Kristian Rouz – Greece’s repayment on its foreign debt due in July is looming large over the country, and the uncertainty surrounding the bailout package for the Greek government has escalated in recent days.
On Monday, the Eurozone’s finance ministers met in Brussels in an attempt to find a compromise solution to Greece’s resurfaced debt issues. A bailout review is deemed necessary for Greece to continue receiving debt relief financing, including from the International Monetary Fund (IMF), which also means Greece’s creditors are looking into the progress the nation has made on the path of economic reforms.
The size and timing of the debt relief package for Greece is an apple of discord between the nation’s numerous creditors. Moreover, the German government, one of the most prominent sponsors of the relief package for Greece, does not yet have an internally coordinated vision of the prospects of the Greek bailout.
“I hope that we will reach a solution today that ends this politically,” German Finance Minister Wolfgang Schaeuble said. “In general we’re in a position to reach a political conclusion along the lines agreed in May of last year”, allowing for a “timely disbursement” of Greece’s debt burden.
The German government previously discussed two options for dealing with the Greek bailout. First, providing Greece with bailout money without imposing further conditions this time, despite the Greek government lagging on its promises made in 2015 to implement a more decisive economic reform.
"Greece has been promised debt relief over and over again if reforms are carried out," German Foreign Minister Sigmar Gabriel said. "Now we must stand by this promise. This must not fail due to German resistance."
However, Finance Minister Schaeuble is looking at it from the money viewpoint, and in his view, the lack of responsibility and progress on economic reform on Greece’s part makes the indebted nation a rather volatile partner to further invest in.

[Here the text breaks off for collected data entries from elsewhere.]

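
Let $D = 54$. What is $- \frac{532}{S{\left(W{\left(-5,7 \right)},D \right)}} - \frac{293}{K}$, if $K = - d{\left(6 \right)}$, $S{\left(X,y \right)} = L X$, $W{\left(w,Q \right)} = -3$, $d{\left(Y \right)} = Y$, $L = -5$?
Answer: $\frac{401}{30} \approx 13.367$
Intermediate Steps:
$S{\left(X,y \right)} = - 5 X$
$K = -6$ ($K = \left(-1\right) 6 = -6$)
$- \frac{532}{S{\left(W{\left(-5,7 \right)},D \right)}} - \frac{293}{K} = - \frac{532}{\left(-5\right) \left(-3\right)} - \frac{293}{-6} = - \frac{532}{15} - - \frac{293}{6} = \left(-532\right) \frac{1}{15} + \frac{293}{6} = - \frac{532}{15} + \frac{293}{6} = \frac{401}{30}$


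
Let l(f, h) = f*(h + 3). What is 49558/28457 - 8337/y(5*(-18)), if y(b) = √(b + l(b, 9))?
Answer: 49558/28457 + 2779*I*√130/130 ≈ 1.7415 + 243.73*I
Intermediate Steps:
l(f, h) = f*(3 + h)
y(b) = √13*√b (y(b) = √(b + b*(3 + 9)) = √(b + b*12) = √(b + 12*b) = √(13*b) = √13*√b)
49558/28457 - 8337/y(5*(-18)) = 49558/28457 - 8337*(-I*√130/390) = 49558/28457 - (-2779)*I*√130/130 = 49558/28457 + 2779*I*√130/130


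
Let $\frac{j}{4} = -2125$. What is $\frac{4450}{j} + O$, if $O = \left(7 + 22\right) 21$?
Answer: $\frac{103441}{170} \approx 608.48$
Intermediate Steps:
$j = -8500$ ($j = 4 \left(-2125\right) = -8500$)
$O = 609$ ($O = 29 \cdot 21 = 609$)
$\frac{4450}{j} + O = \frac{4450}{-8500} + 609 = 4450 \left(- \frac{1}{8500}\right) + 609 = - \frac{89}{170} + 609 = \frac{103441}{170}$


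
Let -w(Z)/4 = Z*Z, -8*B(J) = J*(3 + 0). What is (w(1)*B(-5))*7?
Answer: -105/2 ≈ -52.500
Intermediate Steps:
B(J) = -3*J/8 (B(J) = -J*(3 + 0)/8 = -J*3/8 = -3*J/8)
w(Z) = -4*Z² (w(Z) = -4*Z*Z = -4*Z²)
(w(1)*B(-5))*7 = ((-4*1²)*(-3/8*(-5)))*7 = (-4*1*(15/8))*7 = -4*15/8*7 = -15/2*7 = -105/2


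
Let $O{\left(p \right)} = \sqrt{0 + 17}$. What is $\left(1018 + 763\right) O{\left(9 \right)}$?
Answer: $1781 \sqrt{17} \approx 7343.3$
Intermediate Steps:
$O{\left(p \right)} = \sqrt{17}$
$\left(1018 + 763\right) O{\left(9 \right)} = \left(1018 + 763\right) \sqrt{17} = 1781 \sqrt{17}$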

"We are not talking about a new program but the implementation of the program agreed in 2015," Schaeuble said. "At the end of the program, in 2018, we will, if necessary, put in place additional measures that we have defined. It is about one goal — namely to help Greece become competitive.”

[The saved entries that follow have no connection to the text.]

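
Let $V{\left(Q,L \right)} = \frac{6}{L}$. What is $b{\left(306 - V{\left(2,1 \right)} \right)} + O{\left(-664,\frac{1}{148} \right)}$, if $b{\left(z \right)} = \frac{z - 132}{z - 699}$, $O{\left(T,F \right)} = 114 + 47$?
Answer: $\frac{3051}{19} \approx 160.58$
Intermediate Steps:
$O{\left(T,F \right)} = 161$
$b{\left(z \right)} = \frac{-132 + z}{-699 + z}$
$b{\left(306 - V{\left(2,1 \right)} \right)} + O{\left(-664,\frac{1}{148} \right)} = \frac{-132 + \left(306 - \frac{6}{1}\right)}{-699 + \left(306 - \frac{6}{1}\right)} + 161 = \frac{-132 + \left(306 - 6 \cdot 1\right)}{-699 + \left(306 - 6 \cdot 1\right)} + 161 = \frac{-132 + \left(306 - 6\right)}{-699 + \left(306 - 6\right)} + 161 = \frac{-132 + 300}{-699 + 300} + 161 = \frac{1}{-399} \cdot 168 + 161 = \left(- \frac{1}{399}\right) 168 + 161 = - \frac{8}{19} + 161 = \frac{3051}{19}$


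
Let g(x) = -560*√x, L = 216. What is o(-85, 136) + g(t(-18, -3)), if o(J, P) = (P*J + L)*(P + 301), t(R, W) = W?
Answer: -4957328 - 560*I*√3 ≈ -4.9573e+6 - 969.95*I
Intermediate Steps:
o(J, P) = (216 + J*P)*(301 + P) (o(J, P) = (P*J + 216)*(P + 301) = (J*P + 216)*(301 + P) = (216 + J*P)*(301 + P))
o(-85, 136) + g(t(-18, -3)) = (65016 + 216*136 - 85*136² + 301*(-85)*136) - 560*I*√3 = (65016 + 29376 - 85*18496 - 3479560) - 560*I*√3 = (65016 + 29376 - 1572160 - 3479560) - 560*I*√3 = -4957328 - 560*I*√3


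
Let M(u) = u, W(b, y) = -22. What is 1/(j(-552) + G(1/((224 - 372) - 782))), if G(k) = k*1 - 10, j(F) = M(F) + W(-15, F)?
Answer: -930/543121 ≈ -0.0017123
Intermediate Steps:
j(F) = -22 + F (j(F) = F - 22 = -22 + F)
G(k) = -10 + k (G(k) = k - 10 = -10 + k)
1/(j(-552) + G(1/((224 - 372) - 782))) = 1/((-22 - 552) + (-10 + 1/((224 - 372) - 782))) = 1/(-574 + (-10 + 1/(-148 - 782))) = 1/(-574 + (-10 + 1/(-930))) = 1/(-574 + (-10 - 1/930)) = 1/(-574 - 9301/930) = 1/(-543121/930) = -930/543121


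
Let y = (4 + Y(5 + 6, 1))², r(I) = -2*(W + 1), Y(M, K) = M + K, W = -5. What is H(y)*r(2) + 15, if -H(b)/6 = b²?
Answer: -3145713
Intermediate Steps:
Y(M, K) = K + M
r(I) = 8 (r(I) = -2*(-5 + 1) = -2*(-4) = 8)
y = 256 (y = (4 + (1 + (5 + 6)))² = (4 + (1 + 11))² = (4 + 12)² = 16² = 256)
H(b) = -6*b²
H(y)*r(2) + 15 = -6*256²*8 + 15 = -6*65536*8 + 15 = -393216*8 + 15 = -3145728 + 15 = -3145713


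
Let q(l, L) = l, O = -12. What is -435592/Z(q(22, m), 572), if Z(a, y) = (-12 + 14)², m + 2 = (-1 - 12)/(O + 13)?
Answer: -108898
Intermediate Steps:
m = -15 (m = -2 + (-1 - 12)/(-12 + 13) = -2 - 13/1 = -2 - 13*1 = -2 - 13 = -15)
Z(a, y) = 4 (Z(a, y) = 2² = 4)
-435592/Z(q(22, m), 572) = -435592/4 = -435592*¼ = -108898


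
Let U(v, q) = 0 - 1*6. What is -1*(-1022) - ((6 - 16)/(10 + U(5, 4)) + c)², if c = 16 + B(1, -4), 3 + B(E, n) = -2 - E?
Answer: 3863/4 ≈ 965.75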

Schaeuble, as well as several IMF economists, agree that Greece should demonstrate its ability to decrease its budget deficit and achieve sustainable economic growth by the early 2020s through an economic reform package that would include stricter austerity, improved investment climate, deregulation, and abandonment of the most costly social programmes.
On its current schedule, Greece will have paid off all its debt by 2059, but in order to do that, this year Greece must pay off 6 billion euros in bond principal, and about 18 bln euros more in short-term bonds, interest and term loan outs – a total of 24 bln euros to be paid this year alone. During the following two decades, Greece’s yearly payments will be less than this year – an average 10 bln euros per year, with larger-scale payoffs in the 2040s and 2050s.

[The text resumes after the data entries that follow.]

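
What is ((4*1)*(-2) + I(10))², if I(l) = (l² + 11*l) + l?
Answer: 44944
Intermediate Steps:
I(l) = l² + 12*l
((4*1)*(-2) + I(10))² = ((4*1)*(-2) + 10*(12 + 10))² = (4*(-2) + 10*22)² = (-8 + 220)² = 212² = 44944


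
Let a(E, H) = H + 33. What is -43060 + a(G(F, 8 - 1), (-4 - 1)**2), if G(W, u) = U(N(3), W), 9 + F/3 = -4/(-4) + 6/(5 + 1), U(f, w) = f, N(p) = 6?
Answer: -43002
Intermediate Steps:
F = -21 (F = -27 + 3*(-4/(-4) + 6/(5 + 1)) = -27 + 3*(-4*(-1/4) + 6/6) = -27 + 3*(1 + 6*(1/6)) = -27 + 3*(1 + 1) = -27 + 3*2 = -27 + 6 = -21)
G(W, u) = 6
a(E, H) = 33 + H
-43060 + a(G(F, 8 - 1), (-4 - 1)**2) = -43060 + (33 + (-4 - 1)**2) = -43060 + (33 + (-5)**2) = -43060 + (33 + 25) = -43060 + 58 = -43002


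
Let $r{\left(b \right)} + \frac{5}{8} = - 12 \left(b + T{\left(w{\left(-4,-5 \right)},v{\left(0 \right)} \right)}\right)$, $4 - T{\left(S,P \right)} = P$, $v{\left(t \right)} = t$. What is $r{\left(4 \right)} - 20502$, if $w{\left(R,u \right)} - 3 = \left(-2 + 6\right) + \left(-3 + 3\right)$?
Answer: $- \frac{164789}{8} \approx -20599.0$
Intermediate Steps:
$w{\left(R,u \right)} = 7$ ($w{\left(R,u \right)} = 3 + \left(\left(-2 + 6\right) + \left(-3 + 3\right)\right) = 3 + \left(4 + 0\right) = 3 + 4 = 7$)
$T{\left(S,P \right)} = 4 - P$
$r{\left(b \right)} = - \frac{389}{8} - 12 b$ ($r{\left(b \right)} = - \frac{5}{8} - 12 \left(b + \left(4 - 0\right)\right) = - \frac{5}{8} - 12 \left(b + \left(4 + 0\right)\right) = - \frac{5}{8} - 12 \left(b + 4\right) = - \frac{5}{8} - 12 \left(4 + b\right) = - \frac{5}{8} - \left(48 + 12 b\right) = - \frac{389}{8} - 12 b$)
$r{\left(4 \right)} - 20502 = \left(- \frac{389}{8} - 48\right) - 20502 = - \frac{773}{8} - 20502 = - \frac{164789}{8}$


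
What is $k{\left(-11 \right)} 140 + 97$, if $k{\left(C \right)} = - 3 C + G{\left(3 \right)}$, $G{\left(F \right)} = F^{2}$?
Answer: $5977$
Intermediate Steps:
$k{\left(C \right)} = 9 - 3 C$ ($k{\left(C \right)} = - 3 C + 3^{2} = - 3 C + 9 = 9 - 3 C$)
$k{\left(-11 \right)} 140 + 97 = \left(9 - -33\right) 140 + 97 = \left(9 + 33\right) 140 + 97 = 42 \cdot 140 + 97 = 5880 + 97 = 5977$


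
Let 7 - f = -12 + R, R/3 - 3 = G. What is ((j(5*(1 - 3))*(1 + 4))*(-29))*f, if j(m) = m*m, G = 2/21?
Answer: -986000/7 ≈ -1.4086e+5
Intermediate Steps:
G = 2/21 (G = 2*(1/21) = 2/21 ≈ 0.095238)
R = 65/7 (R = 9 + 3*(2/21) = 9 + 2/7 = 65/7 ≈ 9.2857)
j(m) = m²
f = 68/7 (f = 7 - (-12 + 65/7) = 7 - 1*(-19/7) = 7 + 19/7 = 68/7 ≈ 9.7143)
((j(5*(1 - 3))*(1 + 4))*(-29))*f = (((5*(1 - 3))²*(1 + 4))*(-29))*(68/7) = (((5*(-2))²*5)*(-29))*(68/7) = (((-10)²*5)*(-29))*(68/7) = ((100*5)*(-29))*(68/7) = (500*(-29))*(68/7) = -14500*68/7 = -986000/7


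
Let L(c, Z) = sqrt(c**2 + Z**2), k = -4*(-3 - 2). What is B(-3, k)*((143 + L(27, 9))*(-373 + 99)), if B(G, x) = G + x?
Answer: -666094 - 41922*sqrt(10) ≈ -7.9866e+5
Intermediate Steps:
k = 20 (k = -4*(-5) = 20)
L(c, Z) = sqrt(Z**2 + c**2)
B(-3, k)*((143 + L(27, 9))*(-373 + 99)) = (-3 + 20)*((143 + sqrt(9**2 + 27**2))*(-373 + 99)) = 17*((143 + sqrt(81 + 729))*(-274)) = 17*((143 + sqrt(810))*(-274)) = 17*((143 + 9*sqrt(10))*(-274)) = 17*(-39182 - 2466*sqrt(10)) = -666094 - 41922*sqrt(10)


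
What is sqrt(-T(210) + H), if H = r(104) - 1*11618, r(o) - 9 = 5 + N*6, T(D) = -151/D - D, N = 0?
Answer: I*sqrt(502443690)/210 ≈ 106.74*I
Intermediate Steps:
T(D) = -D - 151/D
r(o) = 14 (r(o) = 9 + (5 + 0*6) = 9 + (5 + 0) = 9 + 5 = 14)
H = -11604 (H = 14 - 1*11618 = 14 - 11618 = -11604)
sqrt(-T(210) + H) = sqrt(-(-1*210 - 151/210) - 11604) = sqrt(-(-210 - 151*1/210) - 11604) = sqrt(-(-210 - 151/210) - 11604) = sqrt(-1*(-44251/210) - 11604) = sqrt(44251/210 - 11604) = sqrt(-2392589/210) = I*sqrt(502443690)/210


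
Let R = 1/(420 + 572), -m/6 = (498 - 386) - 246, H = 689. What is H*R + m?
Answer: 798257/992 ≈ 804.69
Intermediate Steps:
m = 804 (m = -6*((498 - 386) - 246) = -6*(112 - 246) = -6*(-134) = 804)
R = 1/992 ≈ 0.0010081
H*R + m = 689*(1/992) + 804 = 689/992 + 804 = 798257/992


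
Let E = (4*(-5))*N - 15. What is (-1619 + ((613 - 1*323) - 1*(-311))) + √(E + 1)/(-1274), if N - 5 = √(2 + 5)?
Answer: -1018 - I*√(114 + 20*√7)/1274 ≈ -1018.0 - 0.010141*I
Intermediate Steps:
N = 5 + √7 (N = 5 + √(2 + 5) = 5 + √7 ≈ 7.6458)
E = -115 - 20*√7 (E = (4*(-5))*(5 + √7) - 15 = -20*(5 + √7) - 15 = (-100 - 20*√7) - 15 = -115 - 20*√7 ≈ -167.92)
(-1619 + ((613 - 1*323) - 1*(-311))) + √(E + 1)/(-1274) = (-1619 + ((613 - 1*323) - 1*(-311))) + √((-115 - 20*√7) + 1)/(-1274) = (-1619 + ((613 - 323) + 311)) + √(-114 - 20*√7)*(-1/1274) = (-1619 + (290 + 311)) - √(-114 - 20*√7)/1274 = (-1619 + 601) - √(-114 - 20*√7)/1274 = -1018 - √(-114 - 20*√7)/1274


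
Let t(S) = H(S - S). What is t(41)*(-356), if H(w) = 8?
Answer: -2848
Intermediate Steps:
t(S) = 8
t(41)*(-356) = 8*(-356) = -2848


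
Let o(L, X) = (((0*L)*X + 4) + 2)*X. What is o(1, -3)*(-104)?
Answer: 1872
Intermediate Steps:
o(L, X) = 6*X (o(L, X) = ((0*X + 4) + 2)*X = ((0 + 4) + 2)*X = (4 + 2)*X = 6*X)
o(1, -3)*(-104) = (6*(-3))*(-104) = -18*(-104) = 1872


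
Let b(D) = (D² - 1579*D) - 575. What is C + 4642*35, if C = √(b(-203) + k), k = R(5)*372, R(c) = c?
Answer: 162470 + √363031 ≈ 1.6307e+5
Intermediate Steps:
b(D) = -575 + D² - 1579*D
k = 1860 (k = 5*372 = 1860)
C = √363031 (C = √((-575 + (-203)² - 1579*(-203)) + 1860) = √((-575 + 41209 + 320537) + 1860) = √(361171 + 1860) = √363031 ≈ 602.52)
C + 4642*35 = √363031 + 4642*35 = √363031 + 162470 = 162470 + √363031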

The IMF has expressed doubt that Greece will be able to maintain a solid budget performance after 2018, when the bailout negotiated in 2015 expires. The lack of reform and economic competitiveness is the core issue, and the Greek government needs to spur economic growth and domestic investment.
If Greece is able to achieve an average 1.3-percent yearly growth, and budget surplus of 2.6 percent, Greece’s debt-to-GDP ratio will fall to an acceptable 60 percent in 2060. However, during these four decades, economic crises, structural gluts and financial panics are all possible, so counting in the likely cyclical recessions and other shocks, real GDP growth in Greece must be above 1.3 percent.
To put this into perspective, between 1995 and 2016 Greece’s average yearly economic growth was 0.19 percent.